3 Tools for NaNoWriMo Fantasy Writers, Including the Best Map Maker Ever

As I’ve prepped for NaNoWriMo this month, I’ve discovered something: worldbuilding is hard.

Well-thought-through worlds and logical magic systems are some of my favorite parts of the fantasy genre. Until I tried to make one. It is hard! So much work goes into making up a lot of things that will never go on the page, but that you need as background to even start creating a plot.

My respect goes out to those epic world builders who make this process look effortless. I am not one of those.

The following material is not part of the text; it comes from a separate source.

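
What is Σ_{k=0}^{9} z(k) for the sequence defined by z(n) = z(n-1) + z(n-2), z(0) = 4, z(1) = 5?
Computing the sequence terms: 4, 5, 9, 14, 23, 37, 60, 97, 157, 254
Adding these values together:

660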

I don’t have fully formed fantasy worlds and ideas just lying around, and I need to come up with them fast. (NaNo cometh!)

I’ve found a few tools this month that have allowed me to take lots of shortcuts (shh!) in getting my fantasy world into shape and let me spend more time on characters and plot:

  1. Azgaar’s Fantasy Map Generator – Exactly like the title says, this is a fantasy map generator, but it’s really so much more! Not only can you choose the type of map you need (Civilization style–continents, archipelego, etc.) and how many countries, but you can set the number of religions and cultures you want. You can select a base language structure for the names of each country/culture and it will name all the rivers and towns for you, give you historical sites, show you the boundaries on different religions and give you a basic structure. Then you can customize the random map with drawing tools. Not only is it nice to have a map, but the generated religions and cultures can give you great ideas for plot conflict: why is this country split into two different cultures and what do they disagree about?
  2. TV Tropes – If you want to know about a cliche idea in television or literature, it’s here. This was a great way for me to look up what elemental magic systems had been done before and their variations. I found some interesting ideas that I was able to pull into my work. Also great for finding out what promises you’re making to your reader by picking certain tropes so you can either fulfill or play with audience expectations. And I feel like the random trope button is going to be a great tool for when I get stuck during NaNoWriMo. Instant plot idea! Just don’t let the fact that everything has been done before get to you.
  3. Springhole’s Random Generators – This site has random generators for so many different things. I’ve specifically been using the character flaws and motivations ones as I brainstorm characters other than the main character idea I had to start with. They have generators for everything. So helpful in getting creative juices flowing.

So those are the things saving my (writing) life right now. I had to throw out my novel’s plot last week and start over, as it started to become a depressing war novel that I didn’t want to write. But I’m soldiering on.

How’s your NaNoWriMo (or other project) going right now?